L'Allemagne a réduit son financement climatique à 5,7 milliards d'euros en 2023. Cependant, elle s'est engagée à être le plus grand donateur de financement climatique lors de la COP29, en fournissant 60 millions d'euros au Fonds d'adaptation.
Thanos Verousis, professeur de finance durable à la Vlerick Business School, est plus optimiste quant aux objectifs de l'UE en matière de financement climatique.
"Dans les pays où le changement climatique est encore au second plan des priorités politiques, nous pourrions assister à des écarts importants par rapport aux engagements pris lors de la COP. En revanche, dans les régions comme l'UE, où le changement climatique reste une priorité absolue, les engagements en matière de financement climatique devraient rester au premier plan de l'agenda", explique-t-il.
La diminution de l'aide signifie également que les pays vulnérables perdent un accès important aux outils technologiques clés liés au climat, souvent indispensables pour lutter contre les catastrophes naturelles.
"Ces régions sont souvent durement touchées par les phénomènes climatiques : incendies, inondations, sécheresses et déforestation. La réduction de l'aide empêche l'accès à l'innovation technologique et aux services essentiels qui peuvent renforcer la résilience climatique locale", commente M. Brinkschulte.
"Cela risque de créer une boucle dangereuse : plus de chocs climatiques, plus de déplacements, plus d'instabilité économique et plus de besoins d'aide à long terme. La prévention est la seule stratégie durable."

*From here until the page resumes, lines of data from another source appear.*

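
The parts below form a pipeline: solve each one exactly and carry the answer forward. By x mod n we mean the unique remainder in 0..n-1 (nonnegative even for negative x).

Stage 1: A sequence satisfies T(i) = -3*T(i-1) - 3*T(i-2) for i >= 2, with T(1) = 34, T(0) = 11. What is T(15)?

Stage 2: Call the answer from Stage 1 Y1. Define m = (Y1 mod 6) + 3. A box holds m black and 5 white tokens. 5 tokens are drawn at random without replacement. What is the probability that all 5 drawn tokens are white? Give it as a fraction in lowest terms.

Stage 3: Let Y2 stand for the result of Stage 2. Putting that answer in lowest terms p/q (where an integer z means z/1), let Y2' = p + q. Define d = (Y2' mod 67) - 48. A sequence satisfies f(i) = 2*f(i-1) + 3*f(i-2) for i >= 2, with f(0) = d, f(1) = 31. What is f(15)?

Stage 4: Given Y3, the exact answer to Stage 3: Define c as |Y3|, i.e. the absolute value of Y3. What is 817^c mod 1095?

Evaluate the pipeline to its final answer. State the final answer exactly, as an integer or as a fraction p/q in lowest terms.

Stage 1: T(2) = -3*(34) - 3*(11) = -135; iterating: T(2)=-135, T(3)=303, T(4)=-504, T(5)=603, T(6)=-297, T(7)=-918, T(8)=3645, T(9)=-8181, T(10)=13608, T(11)=-16281, T(12)=8019, T(13)=24786, T(14)=-98415, T(15)=220887; answer 220887
Stage 2: Y1 = 220887; m = 6; total draws C(11,5) = 462; favorable C(5,5) = 1; P = 1/462; answer 1/462
Stage 3: Y2 = 1/462; threaded value p + q = 463; d = 13; f(2) = 2*(31) + 3*(13) = 101; iterating: f(2)=101, f(3)=295, f(4)=893, f(5)=2671, f(6)=8021, f(7)=24055, f(8)=72173, f(9)=216511, f(10)=649541, f(11)=1948615, f(12)=5845853, f(13)=17537551, f(14)=52612661, f(15)=157837975; answer 157837975
Stage 4: Y3 = 157837975; c = 157837975; squarings mod 1095: 817^1=817, 817^2=634, 817^4=91, 817^8=616, 817^16=586, 817^32=661, 817^64=16, 817^128=256, 817^256=931, 817^512=616, 817^1024=586, 817^2048=661, 817^4096=16, 817^8192=256, 817^16384=931, 817^32768=616, 817^65536=586, 817^131072=661, 817^262144=16, 817^524288=256, 817^1048576=931, 817^2097152=616, 817^4194304=586, 817^8388608=661, 817^16777216=16, 817^33554432=256, 817^67108864=931, 817^134217728=616; 817^157837975 = 817^1 * 817^2 * 817^4 * 817^16 * 817^128 * 817^512 * 817^2048 * 817^8192 * 817^16384 * 817^524288 * 817^2097152 * 817^4194304 * 817^16777216 * 817^134217728 = 628 (mod 1095); answer 628

628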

Comment les pays peuvent-ils éviter de réduire leur aide ?
Au lieu de réduire impitoyablement l'aide étrangère, plusieurs experts préconisent que les nations européennes réorientent l'aide vers les régions qui en ont le plus besoin, ou qu'elles la considèrent comme un investissement dans les pays vulnérables et dans les efforts de lutte contre le changement climatique.

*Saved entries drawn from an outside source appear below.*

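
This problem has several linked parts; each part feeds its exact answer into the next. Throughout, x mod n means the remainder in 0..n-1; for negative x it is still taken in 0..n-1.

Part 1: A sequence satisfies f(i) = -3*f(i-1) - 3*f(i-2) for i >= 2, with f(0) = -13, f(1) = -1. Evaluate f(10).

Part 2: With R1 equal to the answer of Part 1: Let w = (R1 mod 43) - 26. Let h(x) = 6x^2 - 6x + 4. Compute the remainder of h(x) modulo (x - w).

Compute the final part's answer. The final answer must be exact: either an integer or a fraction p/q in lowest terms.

436

Part 1: f(2) = -3*(-1) - 3*(-13) = 42; iterating: f(2)=42, f(3)=-123, f(4)=243, f(5)=-360, f(6)=351, f(7)=27, f(8)=-1134, f(9)=3321, f(10)=-6561; answer -6561
Part 2: R1 = -6561; w = -8; remainder = value at the root: 6*(-8)^2 - 6*(-8)^1 + 4 = (384) + (48) + (4) = 436; answer 436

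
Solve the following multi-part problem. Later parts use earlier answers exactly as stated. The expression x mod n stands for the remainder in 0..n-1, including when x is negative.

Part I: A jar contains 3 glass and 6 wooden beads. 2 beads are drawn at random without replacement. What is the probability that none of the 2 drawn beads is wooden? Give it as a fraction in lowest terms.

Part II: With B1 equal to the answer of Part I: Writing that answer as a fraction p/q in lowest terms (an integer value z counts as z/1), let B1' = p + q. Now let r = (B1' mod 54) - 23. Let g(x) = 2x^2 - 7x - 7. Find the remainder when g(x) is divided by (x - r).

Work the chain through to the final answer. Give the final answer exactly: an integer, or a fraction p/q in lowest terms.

263

Part I: total draws C(9,2) = 36; favorable C(3,2) = 3; P = 1/12; answer 1/12
Part II: B1 = 1/12; threaded value p + q = 13; r = -10; remainder = value at the root: 2*(-10)^2 - 7*(-10)^1 - 7 = (200) + (70) + (-7) = 263; answer 263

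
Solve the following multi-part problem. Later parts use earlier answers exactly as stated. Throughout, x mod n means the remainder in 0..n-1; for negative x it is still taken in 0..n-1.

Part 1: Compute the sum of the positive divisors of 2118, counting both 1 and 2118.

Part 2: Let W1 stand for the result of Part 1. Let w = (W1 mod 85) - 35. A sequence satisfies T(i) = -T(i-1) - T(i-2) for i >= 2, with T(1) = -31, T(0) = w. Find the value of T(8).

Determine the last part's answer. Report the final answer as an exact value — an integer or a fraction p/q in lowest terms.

Part 1: 2118 = 2 * 3 * 353; sigma = (1 + 2) * (1 + 3) * (1 + 353) = 3 * 4 * 354 = 4248; answer 4248
Part 2: W1 = 4248; w = 48; T(2) = -1*(-31) - 1*(48) = -17; iterating: T(2)=-17, T(3)=48, T(4)=-31, T(5)=-17, T(6)=48, T(7)=-31, T(8)=-17; answer -17

-17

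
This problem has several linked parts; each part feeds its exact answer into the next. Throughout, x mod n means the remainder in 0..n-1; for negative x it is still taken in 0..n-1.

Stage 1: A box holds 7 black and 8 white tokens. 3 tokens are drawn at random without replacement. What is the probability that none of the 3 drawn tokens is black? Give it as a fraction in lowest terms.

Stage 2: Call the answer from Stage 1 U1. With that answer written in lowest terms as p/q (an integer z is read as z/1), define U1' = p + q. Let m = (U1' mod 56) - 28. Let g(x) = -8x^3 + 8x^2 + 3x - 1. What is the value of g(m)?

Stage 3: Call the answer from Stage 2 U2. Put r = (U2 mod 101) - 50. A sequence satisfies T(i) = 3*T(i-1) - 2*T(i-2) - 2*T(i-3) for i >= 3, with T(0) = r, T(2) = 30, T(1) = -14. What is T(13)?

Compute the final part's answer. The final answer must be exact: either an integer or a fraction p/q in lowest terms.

Stage 1: total draws C(15,3) = 455; favorable C(8,3) = 56; P = 8/65; answer 8/65
Stage 2: U1 = 8/65; threaded value p + q = 73; m = -11; -8*(-11)^3 + 8*(-11)^2 + 3*(-11)^1 - 1 = (10648) + (968) + (-33) + (-1) = 11582; answer 11582
Stage 3: U2 = 11582; r = 18; T(3) = 3*(30) - 2*(-14) - 2*(18) = 82; iterating: T(3)=82, T(4)=214, T(5)=418, T(6)=662, T(7)=722, T(8)=6, T(9)=-2750, T(10)=-9706, T(11)=-23630, T(12)=-45978, T(13)=-71262; answer -71262

-71262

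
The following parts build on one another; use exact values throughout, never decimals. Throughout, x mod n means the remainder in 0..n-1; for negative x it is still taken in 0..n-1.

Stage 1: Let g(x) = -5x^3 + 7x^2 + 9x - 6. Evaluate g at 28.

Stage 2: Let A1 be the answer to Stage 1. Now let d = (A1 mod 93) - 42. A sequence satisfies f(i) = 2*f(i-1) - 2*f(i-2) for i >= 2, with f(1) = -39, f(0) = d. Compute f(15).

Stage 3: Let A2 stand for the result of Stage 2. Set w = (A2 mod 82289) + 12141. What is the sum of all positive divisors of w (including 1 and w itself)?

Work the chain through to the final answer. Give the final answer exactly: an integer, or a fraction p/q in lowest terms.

19296

Stage 1: -5*(28)^3 + 7*(28)^2 + 9*(28)^1 - 6 = (-109760) + (5488) + (252) + (-6) = -104026; answer -104026
Stage 2: A1 = -104026; d = -1; f(2) = 2*(-39) - 2*(-1) = -76; iterating: f(2)=-76, f(3)=-74, f(4)=4, f(5)=156, f(6)=304, f(7)=296, f(8)=-16, f(9)=-624, f(10)=-1216, f(11)=-1184, f(12)=64, f(13)=2496, f(14)=4864, f(15)=4736; answer 4736
Stage 3: A2 = 4736; w = 16877; 16877 = 7 * 2411; sigma = (1 + 7) * (1 + 2411) = 8 * 2412 = 19296; answer 19296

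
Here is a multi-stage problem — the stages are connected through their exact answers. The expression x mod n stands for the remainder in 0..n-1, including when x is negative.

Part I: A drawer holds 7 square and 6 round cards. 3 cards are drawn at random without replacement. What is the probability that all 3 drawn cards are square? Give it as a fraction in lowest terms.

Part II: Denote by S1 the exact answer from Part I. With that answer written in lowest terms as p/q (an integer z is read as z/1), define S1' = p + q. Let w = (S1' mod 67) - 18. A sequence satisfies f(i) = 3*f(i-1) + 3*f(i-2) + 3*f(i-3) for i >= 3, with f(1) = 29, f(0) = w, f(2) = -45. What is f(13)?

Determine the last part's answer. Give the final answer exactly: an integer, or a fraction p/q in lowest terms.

Part I: total draws C(13,3) = 286; favorable C(7,3) = 35; P = 35/286; answer 35/286
Part II: S1 = 35/286; threaded value p + q = 321; w = 35; f(3) = 3*(-45) + 3*(29) + 3*(35) = 57; iterating: f(3)=57, f(4)=123, f(5)=405, f(6)=1755, f(7)=6849, f(8)=27027, f(9)=106893, f(10)=422307, f(11)=1668681, f(12)=6593643, f(13)=26053893; answer 26053893

26053893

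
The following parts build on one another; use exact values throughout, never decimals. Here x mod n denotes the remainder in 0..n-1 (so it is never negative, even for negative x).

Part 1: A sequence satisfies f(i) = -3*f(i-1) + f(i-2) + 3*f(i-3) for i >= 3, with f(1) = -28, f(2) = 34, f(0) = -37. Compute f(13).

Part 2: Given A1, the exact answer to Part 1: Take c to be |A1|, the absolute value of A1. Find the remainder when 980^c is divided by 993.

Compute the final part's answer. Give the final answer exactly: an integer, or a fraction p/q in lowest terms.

Part 1: f(3) = -3*(34) + 1*(-28) + 3*(-37) = -241; iterating: f(3)=-241, f(4)=673, f(5)=-2158, f(6)=6424, f(7)=-19411, f(8)=58183, f(9)=-174688, f(10)=524014, f(11)=-1572181, f(12)=4716493, f(13)=-14149618; answer -14149618
Part 2: A1 = -14149618; c = 14149618; squarings mod 993: 980^1=980, 980^2=169, 980^4=757, 980^8=88, 980^16=793, 980^32=280, 980^64=946, 980^128=223, 980^256=79, 980^512=283, 980^1024=649, 980^2048=169, 980^4096=757, 980^8192=88, 980^16384=793, 980^32768=280, 980^65536=946, 980^131072=223, 980^262144=79, 980^524288=283, 980^1048576=649, 980^2097152=169, 980^4194304=757, 980^8388608=88; 980^14149618 = 980^2 * 980^16 * 980^32 * 980^64 * 980^128 * 980^256 * 980^512 * 980^1024 * 980^8192 * 980^16384 * 980^32768 * 980^65536 * 980^131072 * 980^262144 * 980^1048576 * 980^4194304 * 980^8388608 = 970 (mod 993); answer 970

970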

Selon M. Verousis, "au lieu de réduire l'aide, une solution plus souple pourrait consister à redéfinir les priorités en matière d'attribution de l'aide étrangère. Les gouvernements pourraient s'efforcer d'accroître l'efficacité, de mieux cibler l'aide et de tirer parti du soutien des organisations internationales et des banques de développement."
"Cette approche permettrait une utilisation plus stratégique de ressources limitées, tout en continuant à répondre aux besoins mondiaux."

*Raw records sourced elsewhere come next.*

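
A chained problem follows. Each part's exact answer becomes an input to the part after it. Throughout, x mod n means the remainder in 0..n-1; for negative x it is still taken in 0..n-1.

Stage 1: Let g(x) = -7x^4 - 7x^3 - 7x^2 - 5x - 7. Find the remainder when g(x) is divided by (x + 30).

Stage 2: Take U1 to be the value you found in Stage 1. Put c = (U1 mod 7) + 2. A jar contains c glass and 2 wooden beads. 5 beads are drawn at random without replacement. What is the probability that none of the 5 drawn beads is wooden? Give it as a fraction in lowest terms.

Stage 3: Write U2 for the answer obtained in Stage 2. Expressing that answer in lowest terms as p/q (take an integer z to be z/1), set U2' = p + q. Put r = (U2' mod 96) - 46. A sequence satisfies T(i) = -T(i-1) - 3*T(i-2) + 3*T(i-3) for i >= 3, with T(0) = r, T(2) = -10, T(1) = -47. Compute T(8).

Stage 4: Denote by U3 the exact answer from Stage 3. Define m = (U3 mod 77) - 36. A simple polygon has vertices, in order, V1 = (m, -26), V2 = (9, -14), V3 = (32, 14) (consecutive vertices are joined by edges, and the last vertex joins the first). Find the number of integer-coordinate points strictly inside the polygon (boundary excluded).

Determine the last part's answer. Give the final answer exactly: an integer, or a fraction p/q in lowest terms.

15

Stage 1: remainder = value at the root: -7*(-30)^4 - 7*(-30)^3 - 7*(-30)^2 - 5*(-30)^1 - 7 = (-5670000) + (189000) + (-6300) + (150) + (-7) = -5487157; answer -5487157
Stage 2: U1 = -5487157; c = 5; total draws C(7,5) = 21; favorable C(5,5) = 1; P = 1/21; answer 1/21
Stage 3: U2 = 1/21; threaded value p + q = 22; r = -24; T(3) = -1*(-10) - 3*(-47) + 3*(-24) = 79; iterating: T(3)=79, T(4)=-190, T(5)=-77, T(6)=884, T(7)=-1223, T(8)=-1660; answer -1660
Stage 4: U3 = -1660; m = -2; cross terms: (-2*-14 - 9*-26)=262, (9*14 - 32*-14)=574, (32*-26 - -2*14)=-804; twice the area = |32| = 32; area = 16; boundary points = 1 + 1 + 2 = 4; strictly interior points = area - boundary/2 + 1 = 15; answer 15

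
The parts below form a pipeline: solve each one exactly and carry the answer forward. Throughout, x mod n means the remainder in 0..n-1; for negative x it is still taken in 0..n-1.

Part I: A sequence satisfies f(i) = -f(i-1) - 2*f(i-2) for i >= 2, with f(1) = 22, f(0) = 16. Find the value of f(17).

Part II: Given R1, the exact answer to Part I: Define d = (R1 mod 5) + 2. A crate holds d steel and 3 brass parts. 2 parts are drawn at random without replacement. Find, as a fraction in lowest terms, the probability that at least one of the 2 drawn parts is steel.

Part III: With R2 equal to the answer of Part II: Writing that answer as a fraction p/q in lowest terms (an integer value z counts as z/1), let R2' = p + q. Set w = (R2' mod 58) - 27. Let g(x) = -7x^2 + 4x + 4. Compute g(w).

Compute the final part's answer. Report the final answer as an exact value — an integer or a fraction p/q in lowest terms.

Part I: f(2) = -1*(22) - 2*(16) = -54; iterating: f(2)=-54, f(3)=10, f(4)=98, f(5)=-118, f(6)=-78, f(7)=314, f(8)=-158, f(9)=-470, f(10)=786, f(11)=154, f(12)=-1726, f(13)=1418, f(14)=2034, f(15)=-4870, f(16)=802, f(17)=8938; answer 8938
Part II: R1 = 8938; d = 5; total draws C(8,2) = 28; complement C(3,2) = 3; favorable 28 - 3 = 25; P = 25/28; answer 25/28
Part III: R2 = 25/28; threaded value p + q = 53; w = 26; -7*(26)^2 + 4*(26)^1 + 4 = (-4732) + (104) + (4) = -4624; answer -4624

-4624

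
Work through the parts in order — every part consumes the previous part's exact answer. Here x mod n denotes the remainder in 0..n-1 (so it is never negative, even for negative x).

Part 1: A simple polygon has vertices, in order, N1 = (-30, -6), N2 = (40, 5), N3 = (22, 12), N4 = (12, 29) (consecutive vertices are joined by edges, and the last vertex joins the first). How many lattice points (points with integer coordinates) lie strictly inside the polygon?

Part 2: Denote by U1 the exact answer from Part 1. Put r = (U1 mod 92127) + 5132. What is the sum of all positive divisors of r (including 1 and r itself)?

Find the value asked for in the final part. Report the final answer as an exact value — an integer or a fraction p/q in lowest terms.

Part 1: cross terms: (-30*5 - 40*-6)=90, (40*12 - 22*5)=370, (22*29 - 12*12)=494, (12*-6 - -30*29)=798; twice the area = |1752| = 1752; area = 876; boundary points = 1 + 1 + 1 + 7 = 10; strictly interior points = area - boundary/2 + 1 = 872; answer 872
Part 2: U1 = 872; r = 6004; 6004 = 2^2 * 19 * 79; sigma = (1 + 2 + 4) * (1 + 19) * (1 + 79) = 7 * 20 * 80 = 11200; answer 11200

11200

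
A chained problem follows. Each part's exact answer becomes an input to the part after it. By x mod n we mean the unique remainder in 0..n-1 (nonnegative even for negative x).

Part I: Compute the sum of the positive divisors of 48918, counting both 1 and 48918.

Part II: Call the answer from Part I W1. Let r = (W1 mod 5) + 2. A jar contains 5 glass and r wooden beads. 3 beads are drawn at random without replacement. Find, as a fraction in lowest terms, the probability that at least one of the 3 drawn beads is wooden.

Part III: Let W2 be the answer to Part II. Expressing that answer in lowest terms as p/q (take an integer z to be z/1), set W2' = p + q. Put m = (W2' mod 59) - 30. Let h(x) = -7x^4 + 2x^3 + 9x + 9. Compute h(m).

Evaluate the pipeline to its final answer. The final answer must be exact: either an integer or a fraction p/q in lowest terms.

Part I: 48918 = 2 * 3 * 31 * 263; sigma = (1 + 2) * (1 + 3) * (1 + 31) * (1 + 263) = 3 * 4 * 32 * 264 = 101376; answer 101376
Part II: W1 = 101376; r = 3; total draws C(8,3) = 56; complement C(5,3) = 10; favorable 56 - 10 = 46; P = 23/28; answer 23/28
Part III: W2 = 23/28; threaded value p + q = 51; m = 21; -7*(21)^4 + 2*(21)^3 + 9*(21)^1 + 9 = (-1361367) + (18522) + (189) + (9) = -1342647; answer -1342647

-1342647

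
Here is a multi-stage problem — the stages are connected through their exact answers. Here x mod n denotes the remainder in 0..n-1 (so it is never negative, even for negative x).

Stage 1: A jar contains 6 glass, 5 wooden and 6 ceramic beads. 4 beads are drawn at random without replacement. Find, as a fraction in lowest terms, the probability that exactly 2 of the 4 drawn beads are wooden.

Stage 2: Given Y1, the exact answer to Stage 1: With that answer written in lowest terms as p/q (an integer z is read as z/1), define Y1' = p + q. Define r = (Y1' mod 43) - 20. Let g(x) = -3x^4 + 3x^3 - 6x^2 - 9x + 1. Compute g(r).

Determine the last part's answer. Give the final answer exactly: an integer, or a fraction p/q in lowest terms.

Stage 1: total draws C(17,4) = 2380; favorable C(5,2)*C(12,2) = 660; P = 33/119; answer 33/119
Stage 2: Y1 = 33/119; threaded value p + q = 152; r = 3; -3*(3)^4 + 3*(3)^3 - 6*(3)^2 - 9*(3)^1 + 1 = (-243) + (81) + (-54) + (-27) + (1) = -242; answer -242

-242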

Considérer l'aide comme un investissement, plutôt que comme un don, pourrait également aider à recadrer les perspectives européennes en matière de financement de la lutte contre le changement climatique.
"Recadrer l'aide en tant qu'investissement est une option", souligne Carsten Brinkschulte. "Un euro consacré à la résilience climatique aujourd'hui permet d'économiser plusieurs euros en interventions d'urgence, en indemnités d'assurance et en coûts de migration plus tard. En outre, la réorientation des subventions accordées aux combustibles fossiles - encore importantes dans de nombreux pays - pourrait générer des fonds sans accroître la pression budgétaire."